Worker state inventory and the drain-only decision (MAH-108)

Status: decided (2026-07). This is the contract every other v0.6 issue rests on.

Question

To upgrade a worker without dropping calls, can we migrate a live session from an old worker to a new one (serialize its state, resume it elsewhere), or must we drain (let in-flight calls finish on the old worker while new calls go to the new one)? The answer depends on whether a live AgentSession’s state is serializable. This document inventories that state and records the decision.

State inventory

Every piece of state a live session carries, classified as serializable (portable bytes), derivable (can be rebuilt from config on the new worker), or live (bound to this process / socket / in-flight operation and not portable).
StateClassNotes
Conversation history (chat context: turns, roles, text)serializablePlain data. Portable in principle.
Agent identity (agent_name, tenant, job_id, dispatch metadata)serializableAlready portable (it is how the session is dispatched).
Agent class + instructionsderivableRebuilt by instantiating the registered Agent on the new worker.
Provider config (STT/LLM/TTS selection, keys, models)derivableRebuilt from the pool’s registration / tenant config.
Prewarmed VAD + turn detectorderivableLoaded once per worker in prewarm; not session-owned.
LiveKit room / WebRTC transport (the rtc.Room, peer connection, media tracks)liveAn open WebRTC session with the caller. Bound to this process’s sockets and ICE state. Not serializable, and the caller cannot be silently re-pointed to a new server mid-call without a renegotiation the SDK does not expose.
In-flight STT stream (audio frames being transcribed)liveAn open streaming request to the STT provider. Cannot be paused and resumed elsewhere.
In-flight LLM stream (a response being generated token by token)liveAn open streaming completion. Serializing mid-stream would drop the partial turn.
In-flight TTS stream (audio being synthesized and played)liveOpen synthesis + playback. The caller is hearing it right now.
Turn state (VAD endpointing, interrupt handling, the current turn’s timers)liveTied to the in-flight audio and the loop’s timers.
Open aiohttp sessions / provider clientsliveProcess-bound sockets, shared across the worker’s sessions.

The finding

The serializable + derivable state (conversation history, identity, config) is enough to reconstruct a fresh session on the new worker. It is not enough to resume a live one: the WebRTC transport, the in-flight STT/LLM/TTS streams, and the turn state are all live. There is no supported way to hand an open AgentSession’s media transport and in-flight provider streams to another process without dropping the current turn’s audio, and the caller’s SDK is not built to be re-pointed to a new server mid-call. In short: you cannot migrate a live call without a gap the caller hears.
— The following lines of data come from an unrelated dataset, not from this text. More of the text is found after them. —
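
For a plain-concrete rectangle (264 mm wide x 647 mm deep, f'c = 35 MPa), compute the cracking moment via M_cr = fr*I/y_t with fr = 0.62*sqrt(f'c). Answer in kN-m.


fr = 0.62 * sqrt(35) = 0.62 * 5.9161 = 3.668 MPa
I = 264 * 647^3 / 12 = 5958480506.0 mm^4
y_t = 323.5 mm
M_cr = fr * I / y_t = 3.668 * 5958480506.0 / 323.5 N-mm
= 67.5596 kN-m

67.5596 kN-m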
Decision: blue-green drain, not migration

v0.6 does zero-downtime upgrades by draining, not by migrating live sessions:
  • The new worker version takes new calls.
  • The old worker stops accepting new calls and lets its in-flight calls finish naturally (drain), then exits.
  • Zero calls are dropped, because no live call is ever moved.
This is MAH-109. It reuses the graceful drain already built in Phase 2 (CoroutinePool.drain() on SIGTERM) rather than inventing a migration protocol on top of non-migratable state.
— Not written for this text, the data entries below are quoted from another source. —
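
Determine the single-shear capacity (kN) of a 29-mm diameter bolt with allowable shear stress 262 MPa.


A = pi * d^2 / 4 = pi * 29^2 / 4 = 660.5199 mm^2
V = f_v * A / 1000 = 262 * 660.5199 / 1000
= 173.0562 kN

173.0562 kN


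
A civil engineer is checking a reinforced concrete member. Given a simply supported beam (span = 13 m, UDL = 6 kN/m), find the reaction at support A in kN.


Total load = w * L = 6 * 13 = 78 kN
By symmetry, each reaction R = total / 2 = 78 / 2 = 39.0 kN

39.0 kN


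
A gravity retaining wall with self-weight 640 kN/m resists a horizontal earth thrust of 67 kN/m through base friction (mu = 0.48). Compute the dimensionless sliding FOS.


Resisting force = mu * W = 0.48 * 640 = 307.2 kN/m
FOS = Resisting / Driving = 307.2 / 67
= 4.5851 (dimensionless)

4.5851 (dimensionless)


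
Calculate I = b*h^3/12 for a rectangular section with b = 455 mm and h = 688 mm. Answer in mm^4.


I = b * h^3 / 12
= 455 * 688^3 / 12
= 455 * 325660672 / 12
= 12347967146.67 mm^4

12347967146.67 mm^4


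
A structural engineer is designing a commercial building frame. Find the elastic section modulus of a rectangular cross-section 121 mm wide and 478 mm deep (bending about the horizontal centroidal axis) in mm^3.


S = b * h^2 / 6
= 121 * 478^2 / 6
= 121 * 228484 / 6
= 4607760.67 mm^3

4607760.67 mm^3


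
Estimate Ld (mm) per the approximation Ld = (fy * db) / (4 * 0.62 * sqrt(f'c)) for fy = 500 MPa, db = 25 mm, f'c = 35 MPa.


Ld = (fy * db) / (4 * 0.62 * sqrt(f'c))
= (500 * 25) / (4 * 0.62 * sqrt(35))
= 12500 / 14.6719
= 851.97 mm

851.97 mm


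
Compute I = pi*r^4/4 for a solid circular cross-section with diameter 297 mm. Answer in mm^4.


r = d / 2 = 297 / 2 = 148.5 mm
I = pi * r^4 / 4 = pi * 148.5^4 / 4
= 381940485.65 mm^4

381940485.65 mm^4


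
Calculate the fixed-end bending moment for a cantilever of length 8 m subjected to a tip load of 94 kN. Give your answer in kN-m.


For a cantilever with a point load at the free end:
M_max = P * L = 94 * 8 = 752 kN-m

752 kN-m


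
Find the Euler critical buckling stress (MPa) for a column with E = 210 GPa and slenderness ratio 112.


sigma_cr = pi^2 * E / lambda^2
= 9.8696 * 210000.0 / 112^2
= 9.8696 * 210000.0 / 12544
= 165.2278 MPa

165.2278 MPa


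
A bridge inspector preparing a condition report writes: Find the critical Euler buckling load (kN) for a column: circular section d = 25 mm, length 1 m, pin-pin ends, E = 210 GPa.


I = pi * d^4 / 64 = 19174.76 mm^4
L = 1000.0 mm
P_cr = pi^2 * E * I / L^2
= 9.8696 * 210000.0 * 19174.76 / 1000.0^2
= 39741.93 N = 39.7419 kN

39.7419 kN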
Deferred: the migration APIs

The original MAH-108 acceptance criteria included session.serialize() -> bytes / AgentSession.deserialize(...) and a cross-worker round-trip. Those are the building blocks of live migration, which this inventory shows is not viable for a live call. They are deferred beyond v0.6 along with migration itself. If migration is ever revisited (e.g. for a “pause a call, resume later” feature rather than a live handoff), the format recommendation on record is msgpack: compact, Python-native types, no schema-compiler step, and a version: 1 header so future schemas can coexist. Only the serializable + derivable rows above would go in it; the live rows never can.

Implication for the rest of v0.6

Because there is no migration, the v0.6 tickets are the drain-and-deploy primitives, not a migration coordinator:
  • MAH-109 graceful drain on deploy (drain-only).
  • MAH-110 deployment_version tagging + the blue-green drain pattern (the gradual traffic shift and rollout orchestration are the deployment platform’s job via LiveKit worker rotation / a rolling update; OpenRTC supplies the version tag, the drain, and the visibility, since it runs one worker, not a fleet scheduler).
  • MAH-111 signed-version membership (keep an old-version worker from grabbing new-version traffic).
  • MAH-112 audit hooks (record each deploy / drain / rollback and which worker version handled a call).